Proving Inequality by Induction: $n! > 2^n$
Mathematical induction is a powerful tool for proving statements about natural numbers. It involves establishing a base case and an inductive step. In this article, we will use mathematical induction to prove the inequality $n! > 2^n$ for all natural numbers $n \geq 4$.
Base Case:
Let's start with the base case, $n = 4$. We need to show that $4! > 2^4$.
- $4! = 4 \times 3 \times 2 \times 1 = 24$
- $2^4 = 2 \times 2 \times 2 \times 2 = 16$
Since $24 > 16$, the inequality holds for the base case.
Inductive Step:
Now, assume that the inequality holds for some arbitrary natural number $k \geq 4$. This means we are assuming that $k! > 2^k$. Our goal is to prove that the inequality also holds for the next natural number, $k+1$. In other words, we need to show that $(k+1)! > 2^{k+1}$.

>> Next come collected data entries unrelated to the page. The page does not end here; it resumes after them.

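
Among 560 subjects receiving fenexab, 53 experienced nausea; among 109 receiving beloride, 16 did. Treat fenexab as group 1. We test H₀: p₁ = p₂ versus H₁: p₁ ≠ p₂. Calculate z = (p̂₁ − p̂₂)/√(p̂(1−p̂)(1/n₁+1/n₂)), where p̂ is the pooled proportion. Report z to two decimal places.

z = -1.64

p̂₁ = 53/560 = 0.0946, p̂₂ = 16/109 = 0.1468.
Pooled p̂ = (53+16)/(560+109) = 69/669 = 0.1031.
SE = √(0.0925014 × 0.01096) = 0.0318.
z = (0.0946 − 0.1468)/0.0318 = -0.0522/0.0318 = -1.64.
p-value = 2·P(Z > 1.638) ≈ 0.1015.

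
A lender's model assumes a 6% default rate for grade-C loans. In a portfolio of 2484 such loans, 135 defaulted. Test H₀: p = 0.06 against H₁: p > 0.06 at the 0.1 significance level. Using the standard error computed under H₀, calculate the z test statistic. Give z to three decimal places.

p̂ = 135/2484 = 0.054348.
Under H₀, SE = √(0.06·0.94/2484) = √(2.27053e-05) = 0.004765.
z = (0.054348 − 0.06)/0.004765 = -0.005652/0.004765 = -1.186.
p-value = P(Z > -1.186) ≈ 0.8822. With α = 0.1, fail to reject H₀.

z = -1.186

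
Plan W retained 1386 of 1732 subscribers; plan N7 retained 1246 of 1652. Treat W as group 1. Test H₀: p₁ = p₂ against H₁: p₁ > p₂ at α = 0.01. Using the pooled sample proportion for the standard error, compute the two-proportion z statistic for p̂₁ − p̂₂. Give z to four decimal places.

z = 3.2169

p̂₁ = 1386/1732 = 0.8002309, p̂₂ = 1246/1652 = 0.7542373.
Pooled p̂ = (1386+1246)/(1732+1652) = 2632/3384 = 0.7777778.
SE = √(0.17284 × 0.00118269) = 0.0142974.
z = (0.8002309 − 0.7542373)/0.0142974 = 0.0459936/0.0142974 = 3.2169.
p-value = P(Z > 3.217) ≈ 0.0006; since p < α = 0.01, reject H₀.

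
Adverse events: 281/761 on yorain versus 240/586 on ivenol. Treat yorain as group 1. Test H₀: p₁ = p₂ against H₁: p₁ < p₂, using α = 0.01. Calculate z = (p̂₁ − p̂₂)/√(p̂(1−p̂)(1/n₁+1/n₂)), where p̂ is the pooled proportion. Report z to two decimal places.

p̂₁ = 281/761 = 0.36925, p̂₂ = 240/586 = 0.40956.
Pooled p̂ = (281+240)/(761+586) = 521/1347 = 0.38679.
SE = √(p̂(1−p̂)(1/n₁+1/n₂)) = √(0.38679·0.61321·0.00302055) = √(0.00071642) = 0.02677.
z = (0.36925 − 0.40956)/0.02677 = -0.04031/0.02677 = -1.51.
p-value = P(Z < -1.506) ≈ 0.0661, so at α = 0.01 we fail to reject H₀.

z = -1.51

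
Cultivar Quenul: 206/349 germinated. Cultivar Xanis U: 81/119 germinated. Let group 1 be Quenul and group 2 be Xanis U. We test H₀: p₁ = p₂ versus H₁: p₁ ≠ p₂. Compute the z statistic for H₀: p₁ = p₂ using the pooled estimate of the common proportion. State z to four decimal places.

p̂₁ = 206/349 = 0.590258, p̂₂ = 81/119 = 0.680672.
Pooled p̂ = (206+81)/(349+119) = 287/468 = 0.613248.
SE = √(p̂(1−p̂)(1/n₁+1/n₂)) = √(0.613248·0.386752·0.0112687) = √(0.00267265) = 0.051698.
z = (0.590258 − 0.680672)/0.051698 = -0.090414/0.051698 = -1.7489.
p-value = 2·P(Z > 1.749) ≈ 0.0803.

z = -1.7489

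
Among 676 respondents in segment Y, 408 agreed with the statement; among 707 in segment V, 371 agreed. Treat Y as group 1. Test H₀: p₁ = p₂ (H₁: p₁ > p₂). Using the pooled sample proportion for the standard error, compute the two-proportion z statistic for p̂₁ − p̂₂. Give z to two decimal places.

z = 2.95

p̂₁ = 408/676 = 0.6036, p̂₂ = 371/707 = 0.5248.
Pooled p̂ = (408+371)/(676+707) = 779/1383 = 0.5633.
SE = √(0.245997 × 0.00289372) = 0.0267.
z = (0.6036 − 0.5248)/0.0267 = 0.0788/0.0267 = 2.95.
p-value = P(Z > 2.953) ≈ 0.0016.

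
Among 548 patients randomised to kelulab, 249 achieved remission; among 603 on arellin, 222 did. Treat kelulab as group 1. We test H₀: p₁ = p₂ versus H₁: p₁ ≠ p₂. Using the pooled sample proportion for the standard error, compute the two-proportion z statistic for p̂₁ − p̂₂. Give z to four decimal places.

p̂₁ = 249/548 ≈ 0.454380, p̂₂ = 222/603 ≈ 0.368159.
Pooled p̂ = (249+222)/(548+603) = 471/1151 = 0.409209.
SE = √(0.241757 × 0.00348319) = 0.029019.
z = (0.454380 − 0.368159)/0.029019 = 0.086221/0.029019 = 2.9712.
p-value = 2·P(Z > 2.971) ≈ 0.0030.

z = 2.9712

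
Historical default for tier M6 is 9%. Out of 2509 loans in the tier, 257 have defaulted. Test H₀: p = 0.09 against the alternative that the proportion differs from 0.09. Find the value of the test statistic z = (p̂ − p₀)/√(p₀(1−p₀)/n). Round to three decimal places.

p̂ = 257/2509 = 0.102431.
Under H₀, SE = √(0.09·0.91/2509) = √(3.26425e-05) = 0.005713.
z = (0.102431 − 0.09)/0.005713 = 0.012431/0.005713 = 2.176.

z = 2.176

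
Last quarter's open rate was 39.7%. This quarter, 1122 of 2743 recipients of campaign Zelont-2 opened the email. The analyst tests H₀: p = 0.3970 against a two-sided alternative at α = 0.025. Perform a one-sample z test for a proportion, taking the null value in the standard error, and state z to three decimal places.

p̂ = 1122/2743 ≈ 0.40904.
SE = √(p₀(1−p₀)/n) = √(0.23939/2743) = 0.00934.
z = (0.40904 − 0.397)/0.00934 = 0.01204/0.00934 = 1.289.
Two-sided p-value ≈ 2·Φ(−1.289) = 0.1974; since p > α = 0.025, fail to reject H₀.

z = 1.289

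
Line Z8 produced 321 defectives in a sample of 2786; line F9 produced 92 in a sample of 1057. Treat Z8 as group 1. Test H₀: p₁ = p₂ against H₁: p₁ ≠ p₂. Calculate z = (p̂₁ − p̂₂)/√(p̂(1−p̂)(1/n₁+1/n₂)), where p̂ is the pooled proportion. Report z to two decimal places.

p̂₁ = 321/2786 = 0.1152, p̂₂ = 92/1057 = 0.0870.
Pooled p̂ = (321+92)/(2786+1057) = 413/3843 = 0.1075.
SE = √(0.0959187 × 0.00130501) = 0.0112.
z = (0.1152 − 0.0870)/0.0112 = 0.0282/0.0112 = 2.52.

z = 2.52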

Starting with the left-hand side of the inequality we want to prove:
$(k+1)! = (k+1) \times k!$
Since we assumed $k! > 2^k$, we can substitute this into the equation:
$(k+1)! = (k+1) \times k! > (k+1) \times 2^k$
Now, we need to show that $(k+1) \times 2^k$ is greater than $2^{k+1}$.
Notice that for $k \geq 4$, $(k+1) > 2$. Therefore,
$(k+1) \times 2^k > 2 \times 2^k = 2^{k+1}$
This shows that $(k+1)! > 2^{k+1}$.
Conclusion:
We have shown that the inequality holds for the base case $n=4$, and we have proven that if the inequality holds for an arbitrary natural number $k \geq 4$, then it also holds for $k+1$. Therefore, by the principle of mathematical induction, the inequality $n! > 2^n$ holds for all natural numbers $n \geq 4$.
This proof demonstrates the power of mathematical induction in establishing the truth of statements about natural numbers. It provides a rigorous and systematic way to prove inequalities, and it can be applied to a wide range of mathematical problems. The understanding of induction helps us to build a deeper understanding of how mathematical proofs work and to develop new and creative ways to solve problems.